In such moments of crisis, it is necessary for a political movement to return to its origins. The Labour Party grew out of the Industrial Revolution. The economic historian Karl Polanyi describes a double movement of capitalism in the early 19th century. Capital sought to establish self-regulating markets through free trade and laissez-faire principles. Its logic was to commodify land, money and human labour.
In reaction, a counter movement grew up to defend individuals, society and nature against commodification. This movement organised the labour interest which had been formed by two episodes. First by the 1832 Parliamentary Reform Act, which excluded the working classes from the political life of the country. And second by the 1834 Poor Law Reform Act, which established a competitive market in labour and dispossessed the people from their own labour power.
It took this movement decades of struggle before the trade unions founded the Labour Representation Committee in 1900 and secured its political representation in what became the Labour Party. Its support rose and reached 49 per cent in the 1951 general election. It then began to fall. Eric Hobsbawm in his 1979 essay, “The Forward March of Labour Halted,” forewarned that the party was heading for a crisis. Rising affluence, consumer capitalism and technological change were transforming the industrial working class.
In 1900, a tiny contingent of middle-class radicals had been in attendance at Labour’s founding. Today, it is the professional middle class that now dominate the party. The industrial working class has gone. Trade union membership is down to 25 per cent of the workforce and 14 per cent in the private sector. The more socially liberal the party has become, the more culturally exclusive it has grown, and so it finds itself estranged from the people it once represented.
Labour's historical role was to redress the balance of power between capital and labour— and ensure the common good. It has lost this role. What and who now constitutes the labour interest? What are its aspirations? The membership are right to want change. But the answers do not lie in an exclusivist politics of protest and repudiation.
Labour must recast itself as the party of national renewal.

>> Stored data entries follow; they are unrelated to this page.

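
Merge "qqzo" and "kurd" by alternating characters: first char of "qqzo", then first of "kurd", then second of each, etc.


String 1: 'qqzo'
String 2: 'kurd'
Operation: alternate characters
Pairs: 'q'+'k', 'q'+'u', 'z'+'r', 'o'+'d'
Result: qkquzrod


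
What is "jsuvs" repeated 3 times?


Input string: 'jsuvs'
Operation: repeat 3 times
Concatenation: 'jsuvs' + 'jsuvs' + 'jsuvs'
Result: jsuvsjsuvsjsuvs


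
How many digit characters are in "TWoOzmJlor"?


Input string: 'TWoOzmJlor'
Operation: count digit characters (0-9)
Scan: 'T', 'W', 'o', 'O', 'z', 'm', 'J', 'l', 'o', 'r'
Digits found: 0
Result: 0


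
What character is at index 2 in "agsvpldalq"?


Input string: 'agsvpldalq'
Operation: get character at index 2
Index mapping: s[0]='a', s[1]='g', s[2]='s'
Result: 's'


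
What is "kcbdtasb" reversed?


Input string: 'kcbdtasb'
Operation: reverse character order
Original order: 'k' -> 'c' -> 'b' -> 'd' -> 't' -> 'a' -> 's' -> 'b'
Reversed order: 'b' -> 's' -> 'a' -> 't' -> 'd' -> 'b' -> 'c' -> 'k'
Result: bsatdbck


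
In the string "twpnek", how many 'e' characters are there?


Input string: 'twpnek'
Target character: 'e'
Scan each position: s[4]='e'
Matches found at indices: 4
Total: 1


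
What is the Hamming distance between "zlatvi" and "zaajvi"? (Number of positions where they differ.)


String 1: 'zlatvi'
String 2: 'zaajvi'
Compare each position: pos 0: 'z'=='z', pos 1: 'l'!='a', pos 2: 'a'=='a', pos 3: 't'!='j', pos 4: 'v'=='v', pos 5: 'i'=='i'
Differing positions: 2
Hamming distance: 2


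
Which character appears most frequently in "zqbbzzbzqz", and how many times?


Input: 'zqbbzzbzqz'
Operation: tally each character
Counts: 'b':3, 'q':2, 'z':5
Maximum: 'z' appears 5 times


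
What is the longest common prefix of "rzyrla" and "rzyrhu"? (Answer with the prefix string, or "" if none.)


String 1: 'rzyrla'
String 2: 'rzyrhu'
Compare position by position:
pos 0: 'r' vs 'r' match
pos 1: 'z' vs 'z' match
pos 2: 'y' vs 'y' match
pos 3: 'r' vs 'r' match
pos 4: 'l' vs 'h' differ -> stop
Longest common prefix: "rzyr" (length 4)


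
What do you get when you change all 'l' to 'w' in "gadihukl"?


Input string: 'gadihukl'
Operation: replace 'l' with 'w'
Positions of 'l': 7
After replacement: gadihukw


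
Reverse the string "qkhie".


Input string: 'qkhie'
Operation: reverse character order
Original order: 'q' -> 'k' -> 'h' -> 'i' -> 'e'
Reversed order: 'e' -> 'i' -> 'h' -> 'k' -> 'q'
Result: eihkq


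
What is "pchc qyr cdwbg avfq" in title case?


Input string: 'pchc qyr cdwbg avfq'
Operation: capitalize first letter of each word
Word transformations: 'pchc'->'Pchc', 'qyr'->'Qyr', 'cdwbg'->'Cdwbg', 'avfq'->'Avfq'
Result: Pchc Qyr Cdwbg Avfq


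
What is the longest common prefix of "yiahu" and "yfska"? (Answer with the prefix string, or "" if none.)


String 1: 'yiahu'
String 2: 'yfska'
Compare position by position:
pos 0: 'y' vs 'y' match
pos 1: 'i' vs 'f' differ -> stop
Longest common prefix: "y" (length 1)


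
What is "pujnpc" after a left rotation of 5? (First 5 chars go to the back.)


Input: 'pujnpc', shift = 5
Operation: split at index 5 and swap parts
Front part s[0:5] = 'pujnp'
Back part s[5:] = 'c'
Rotated = back + front = 'c' + 'pujnp'
Result: cpujnp


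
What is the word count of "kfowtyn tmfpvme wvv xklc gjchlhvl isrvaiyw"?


Input string: 'kfowtyn tmfpvme wvv xklc gjchlhvl isrvaiyw'
Operation: split by spaces
Words found: 'kfowtyn', 'tmfpvme', 'wvv', 'xklc', 'gjchlhvl', 'isrvaiyw'
Word count: 6


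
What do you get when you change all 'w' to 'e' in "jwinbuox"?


Input string: 'jwinbuox'
Operation: replace 'w' with 'e'
Positions of 'w': 1
After replacement: jeinbuox


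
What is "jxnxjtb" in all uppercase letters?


Input string: 'jxnxjtb'
Operation: convert each letter to uppercase
Mapping: 'j'->'J', 'x'->'X', 'n'->'N', 'x'->'X', 'j'->'J', 't'->'T', 'b'->'B'
Result: JXNXJTB


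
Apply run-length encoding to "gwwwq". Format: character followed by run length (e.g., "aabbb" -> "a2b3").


Input: 'gwwwq'
Operation: identify consecutive runs
Runs: 'g' -> g1, 'www' -> w3, 'q' -> q1
Encoded: g1w3q1


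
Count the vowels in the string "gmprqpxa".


Input string: 'gmprqpxa'
Operation: count vowels (a, e, i, o, u)
Scan: s[0]='g', s[1]='m', s[2]='p', s[3]='r', s[4]='q', s[5]='p', s[6]='x', s[7]='a' (vowel)
Vowels found: 1
Result: 1


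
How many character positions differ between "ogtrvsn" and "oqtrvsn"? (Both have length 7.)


String 1: 'ogtrvsn'
String 2: 'oqtrvsn'
Compare each position: pos 0: 'o'=='o', pos 1: 'g'!='q', pos 2: 't'=='t', pos 3: 'r'=='r', pos 4: 'v'=='v', pos 5: 's'=='s', pos 6: 'n'=='n'
Differing positions: 1
Hamming distance: 1


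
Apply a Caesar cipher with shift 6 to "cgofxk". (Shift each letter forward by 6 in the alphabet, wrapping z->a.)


Input: 'cgofxk', shift = 6
Operation: for each letter, (position + 6) mod 26
Mapping: 'c'(2+6=8)->'i', 'g'(6+6=12)->'m', 'o'(14+6=20)->'u', 'f'(5+6=11)->'l', 'x'(23+6=29, 29 mod 26=3)->'d', 'k'(10+6=16)->'q'
Result: imuldq


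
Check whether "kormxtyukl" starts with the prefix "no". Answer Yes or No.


Input string: 'kormxtyukl'
Prefix to check: 'no'
First 2 characters of input: 'ko'
Match: False
Result: No


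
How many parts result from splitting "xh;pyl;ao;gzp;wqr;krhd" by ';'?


Input string: 'xh;pyl;ao;gzp;wqr;krhd'
Delimiter: ';'
Split result: 'xh', 'pyl', 'ao', 'gzp', 'wqr', 'krhd'
Number of parts: 6


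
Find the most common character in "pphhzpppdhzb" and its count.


Input: 'pphhzpppdhzb'
Operation: tally each character
Counts: 'b':1, 'd':1, 'h':3, 'p':5, 'z':2
Maximum: 'p' appears 5 times


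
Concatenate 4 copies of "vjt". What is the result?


Input string: 'vjt'
Operation: repeat 4 times
Concatenation: 'vjt' + 'vjt' + 'vjt' + 'vjt'
Result: vjtvjtvjtvjt


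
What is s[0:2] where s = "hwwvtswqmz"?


Input string: 'hwwvtswqmz'
Operation: slice [0:2]
Extract characters: s[0]='h', s[1]='w'
Result: hw


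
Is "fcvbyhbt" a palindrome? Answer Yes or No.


Input string: 'fcvbyhbt'
Reversed: 'tbhybvcf'
Compare pairs: s[0]='f' vs s[7]='t' (mismatch), s[1]='c' vs s[6]='b' (mismatch), s[2]='v' vs s[5]='h' (mismatch), s[3]='b' vs s[4]='y' (mismatch)
Palindrome: No


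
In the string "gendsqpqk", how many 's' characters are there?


Input string: 'gendsqpqk'
Target character: 's'
Scan each position: s[4]='s'
Matches found at indices: 4
Total: 1


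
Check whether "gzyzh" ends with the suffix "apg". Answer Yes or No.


Input string: 'gzyzh'
Suffix to check: 'apg'
Last 3 characters of input: 'yzh'
Match: False
Result: No


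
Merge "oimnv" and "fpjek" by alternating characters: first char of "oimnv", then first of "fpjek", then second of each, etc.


String 1: 'oimnv'
String 2: 'fpjek'
Operation: alternate characters
Pairs: 'o'+'f', 'i'+'p', 'm'+'j', 'n'+'e', 'v'+'k'
Result: ofipmjnevk


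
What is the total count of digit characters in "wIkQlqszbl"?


Input string: 'wIkQlqszbl'
Operation: count digit characters (0-9)
Scan: 'w', 'I', 'k', 'Q', 'l', 'q', 's', 'z', 'b', 'l'
Digits found: 0
Result: 0


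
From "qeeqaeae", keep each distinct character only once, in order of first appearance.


Input: 'qeeqaeae'
Operation: keep first occurrence of each character
Scan: s[0]='q' new -> keep; s[1]='e' new -> keep; s[2]='e' seen -> skip; s[3]='q' seen -> skip; s[4]='a' new -> keep; s[5]='e' seen -> skip; s[6]='a' seen -> skip; s[7]='e' seen -> skip
Result: qea


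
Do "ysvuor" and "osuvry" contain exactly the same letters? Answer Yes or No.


String 1: 'ysvuor' -> sorted: 'orsuvy'
String 2: 'osuvry' -> sorted: 'orsuvy'
Compare sorted forms: 'orsuvy' == 'orsuvy'
Anagram: Yes


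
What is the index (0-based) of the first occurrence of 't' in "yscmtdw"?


Input string: 'yscmtdw'
Target: 't'
Scanning left to right: s[0]='y', s[1]='s', s[2]='c', s[3]='m', s[4]='t'
First match at index: 4


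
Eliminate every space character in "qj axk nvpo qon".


Input string: 'qj axk nvpo qon'
Operation: remove all spaces
Words: 'qj', 'axk', 'nvpo', 'qon'
Join without spaces: qjaxknvpoqon


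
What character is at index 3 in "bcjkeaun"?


Input string: 'bcjkeaun'
Operation: get character at index 3
Index mapping: s[0]='b', s[1]='c', s[2]='j', s[3]='k'
Result: 'k'


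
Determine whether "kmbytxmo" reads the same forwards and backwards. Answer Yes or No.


Input string: 'kmbytxmo'
Reversed: 'omxtybmk'
Compare pairs: s[0]='k' vs s[7]='o' (mismatch), s[1]='m' vs s[6]='m' (match), s[2]='b' vs s[5]='x' (mismatch), s[3]='y' vs s[4]='t' (mismatch)
Palindrome: No


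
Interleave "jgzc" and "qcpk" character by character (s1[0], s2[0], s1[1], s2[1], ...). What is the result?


String 1: 'jgzc'
String 2: 'qcpk'
Operation: alternate characters
Pairs: 'j'+'q', 'g'+'c', 'z'+'p', 'c'+'k'
Result: jqgczpck


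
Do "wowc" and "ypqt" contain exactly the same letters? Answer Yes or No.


String 1: 'wowc' -> sorted: 'coww'
String 2: 'ypqt' -> sorted: 'pqty'
Compare sorted forms: 'coww' != 'pqty'
Anagram: No


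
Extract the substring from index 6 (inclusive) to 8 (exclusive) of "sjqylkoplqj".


Input string: 'sjqylkoplqj'
Operation: slice [6:8]
Extract characters: s[6]='o', s[7]='p'
Result: op


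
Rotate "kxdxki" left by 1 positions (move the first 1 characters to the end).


Input: 'kxdxki', shift = 1
Operation: split at index 1 and swap parts
Front part s[0:1] = 'k'
Back part s[1:] = 'xdxki'
Rotated = back + front = 'xdxki' + 'k'
Result: xdxkik


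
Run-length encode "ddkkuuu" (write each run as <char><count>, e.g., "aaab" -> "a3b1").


Input: 'ddkkuuu'
Operation: identify consecutive runs
Runs: 'dd' -> d2, 'kk' -> k2, 'uuu' -> u3
Encoded: d2k2u3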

It needs to construct a sociologically new labour interest and around it build a national popular coalition that practices reciprocity and values family, work and the places people belong to. This national popular politics marks the return of the nation after a period in which progressive liberalism and its supranational, globalist politics have been dominant influences.

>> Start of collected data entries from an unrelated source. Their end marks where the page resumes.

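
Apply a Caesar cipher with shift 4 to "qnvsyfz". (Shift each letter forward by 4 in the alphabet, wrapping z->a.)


Input: 'qnvsyfz', shift = 4
Operation: for each letter, (position + 4) mod 26
Mapping: 'q'(16+4=20)->'u', 'n'(13+4=17)->'r', 'v'(21+4=25)->'z', 's'(18+4=22)->'w', 'y'(24+4=28, 28 mod 26=2)->'c', 'f'(5+4=9)->'j', 'z'(25+4=29, 29 mod 26=3)->'d'
Result: urzwcjd


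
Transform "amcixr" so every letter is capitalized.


Input string: 'amcixr'
Operation: convert each letter to uppercase
Mapping: 'a'->'A', 'm'->'M', 'c'->'C', 'i'->'I', 'x'->'X', 'r'->'R'
Result: AMCIXR


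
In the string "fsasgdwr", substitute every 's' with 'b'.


Input string: 'fsasgdwr'
Operation: replace 's' with 'b'
Positions of 's': 1, 3
After replacement: fbabgdwr


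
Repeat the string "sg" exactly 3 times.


Input string: 'sg'
Operation: repeat 3 times
Concatenation: 'sg' + 'sg' + 'sg'
Result: sgsgsg


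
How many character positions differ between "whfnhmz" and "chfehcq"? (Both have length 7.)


String 1: 'whfnhmz'
String 2: 'chfehcq'
Compare each position: pos 0: 'w'!='c', pos 1: 'h'=='h', pos 2: 'f'=='f', pos 3: 'n'!='e', pos 4: 'h'=='h', pos 5: 'm'!='c', pos 6: 'z'!='q'
Differing positions: 4
Hamming distance: 4


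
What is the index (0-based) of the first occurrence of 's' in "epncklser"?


Input string: 'epncklser'
Target: 's'
Scanning left to right: s[0]='e', s[1]='p', s[2]='n', s[3]='c', s[4]='k', s[5]='l', s[6]='s'
First match at index: 6


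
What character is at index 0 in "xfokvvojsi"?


Input string: 'xfokvvojsi'
Operation: get character at index 0
Index mapping: s[0]='x'
Result: 'x'


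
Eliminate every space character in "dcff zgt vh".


Input string: 'dcff zgt vh'
Operation: remove all spaces
Words: 'dcff', 'zgt', 'vh'
Join without spaces: dcffzgtvh


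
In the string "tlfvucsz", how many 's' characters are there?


Input string: 'tlfvucsz'
Target character: 's'
Scan each position: s[6]='s'
Matches found at indices: 6
Total: 1


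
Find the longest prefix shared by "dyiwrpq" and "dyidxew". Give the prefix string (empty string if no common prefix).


String 1: 'dyiwrpq'
String 2: 'dyidxew'
Compare position by position:
pos 0: 'd' vs 'd' match
pos 1: 'y' vs 'y' match
pos 2: 'i' vs 'i' match
pos 3: 'w' vs 'd' differ -> stop
Longest common prefix: "dyi" (length 3)


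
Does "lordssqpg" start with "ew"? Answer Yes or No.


Input string: 'lordssqpg'
Prefix to check: 'ew'
First 2 characters of input: 'lo'
Match: False
Result: No


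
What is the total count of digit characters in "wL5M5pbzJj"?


Input string: 'wL5M5pbzJj'
Operation: count digit characters (0-9)
Scan: 'w', 'L', '5'(digit), 'M', '5'(digit), 'p', 'b', 'z', 'J', 'j'
Digits found: 2
Result: 2


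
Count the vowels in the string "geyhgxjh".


Input string: 'geyhgxjh'
Operation: count vowels (a, e, i, o, u)
Scan: s[0]='g', s[1]='e' (vowel), s[2]='y', s[3]='h', s[4]='g', s[5]='x', s[6]='j', s[7]='h'
Vowels found: 1
Result: 1


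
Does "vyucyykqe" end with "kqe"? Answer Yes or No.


Input string: 'vyucyykqe'
Suffix to check: 'kqe'
Last 3 characters of input: 'kqe'
Match: True
Result: Yes


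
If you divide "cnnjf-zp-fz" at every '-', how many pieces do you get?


Input string: 'cnnjf-zp-fz'
Delimiter: '-'
Split result: 'cnnjf', 'zp', 'fz'
Number of parts: 3


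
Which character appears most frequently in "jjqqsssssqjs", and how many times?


Input: 'jjqqsssssqjs'
Operation: tally each character
Counts: 'j':3, 'q':3, 's':6
Maximum: 's' appears 6 times


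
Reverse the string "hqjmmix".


Input string: 'hqjmmix'
Operation: reverse character order
Original order: 'h' -> 'q' -> 'j' -> 'm' -> 'm' -> 'i' -> 'x'
Reversed order: 'x' -> 'i' -> 'm' -> 'm' -> 'j' -> 'q' -> 'h'
Result: ximmjqh


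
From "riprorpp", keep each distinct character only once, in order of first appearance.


Input: 'riprorpp'
Operation: keep first occurrence of each character
Scan: s[0]='r' new -> keep; s[1]='i' new -> keep; s[2]='p' new -> keep; s[3]='r' seen -> skip; s[4]='o' new -> keep; s[5]='r' seen -> skip; s[6]='p' seen -> skip; s[7]='p' seen -> skip
Result: ripo


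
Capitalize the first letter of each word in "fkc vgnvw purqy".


Input string: 'fkc vgnvw purqy'
Operation: capitalize first letter of each word
Word transformations: 'fkc'->'Fkc', 'vgnvw'->'Vgnvw', 'purqy'->'Purqy'
Result: Fkc Vgnvw Purqy


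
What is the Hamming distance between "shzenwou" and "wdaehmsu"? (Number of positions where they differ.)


String 1: 'shzenwou'
String 2: 'wdaehmsu'
Compare each position: pos 0: 's'!='w', pos 1: 'h'!='d', pos 2: 'z'!='a', pos 3: 'e'=='e', pos 4: 'n'!='h', pos 5: 'w'!='m', pos 6: 'o'!='s', pos 7: 'u'=='u'
Differing positions: 6
Hamming distance: 6


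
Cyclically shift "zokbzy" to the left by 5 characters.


Input: 'zokbzy', shift = 5
Operation: split at index 5 and swap parts
Front part s[0:5] = 'zokbz'
Back part s[5:] = 'y'
Rotated = back + front = 'y' + 'zokbz'
Result: yzokbz


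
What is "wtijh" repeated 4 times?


Input string: 'wtijh'
Operation: repeat 4 times
Concatenation: 'wtijh' + 'wtijh' + 'wtijh' + 'wtijh'
Result: wtijhwtijhwtijhwtijh


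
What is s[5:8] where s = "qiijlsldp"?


Input string: 'qiijlsldp'
Operation: slice [5:8]
Extract characters: s[5]='s', s[6]='l', s[7]='d'
Result: sld


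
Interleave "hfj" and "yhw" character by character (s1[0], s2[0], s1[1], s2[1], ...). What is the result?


String 1: 'hfj'
String 2: 'yhw'
Operation: alternate characters
Pairs: 'h'+'y', 'f'+'h', 'j'+'w'
Result: hyfhjw


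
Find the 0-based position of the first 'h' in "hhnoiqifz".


Input string: 'hhnoiqifz'
Target: 'h'
Scanning left to right: s[0]='h'
First match at index: 0


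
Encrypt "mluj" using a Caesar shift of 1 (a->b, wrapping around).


Input: 'mluj', shift = 1
Operation: for each letter, (position + 1) mod 26
Mapping: 'm'(12+1=13)->'n', 'l'(11+1=12)->'m', 'u'(20+1=21)->'v', 'j'(9+1=10)->'k'
Result: nmvk


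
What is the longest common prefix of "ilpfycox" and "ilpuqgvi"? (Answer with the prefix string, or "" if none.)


String 1: 'ilpfycox'
String 2: 'ilpuqgvi'
Compare position by position:
pos 0: 'i' vs 'i' match
pos 1: 'l' vs 'l' match
pos 2: 'p' vs 'p' match
pos 3: 'f' vs 'u' differ -> stop
Longest common prefix: "ilp" (length 3)


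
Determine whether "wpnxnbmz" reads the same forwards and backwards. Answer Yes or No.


Input string: 'wpnxnbmz'
Reversed: 'zmbnxnpw'
Compare pairs: s[0]='w' vs s[7]='z' (mismatch), s[1]='p' vs s[6]='m' (mismatch), s[2]='n' vs s[5]='b' (mismatch), s[3]='x' vs s[4]='n' (mismatch)
Palindrome: No


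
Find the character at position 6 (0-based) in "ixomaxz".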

Its task is to build a new political, social and economic settlement for England and Wales within a more federal model of the United Kingdom. A democratic settlement committed to reducing inequalities of power, wealth and opportunity will provide the foundation for a post-Brexit British national identity and a strategic approach to Europe and the world.
It is the means by which the Labour party can take on populism, transcend its own cultural divisions, and regain its credibility as an opposition and a government-in-waiting. The alternative is to retreat back into liberalism and a public sector middle-class dominated progressive alliance. That path will secure Conservative hegemony in England.
We are not witnessing the end of the Labour party. The idea lies in the Whiggish belief that history progressively unfolds toward human perfection. Things don’t always get better. In its history the Labour Party required sacrifice, struggle and conflict in order to give working people a place at the common table. It will require them in the future. It is not over yet.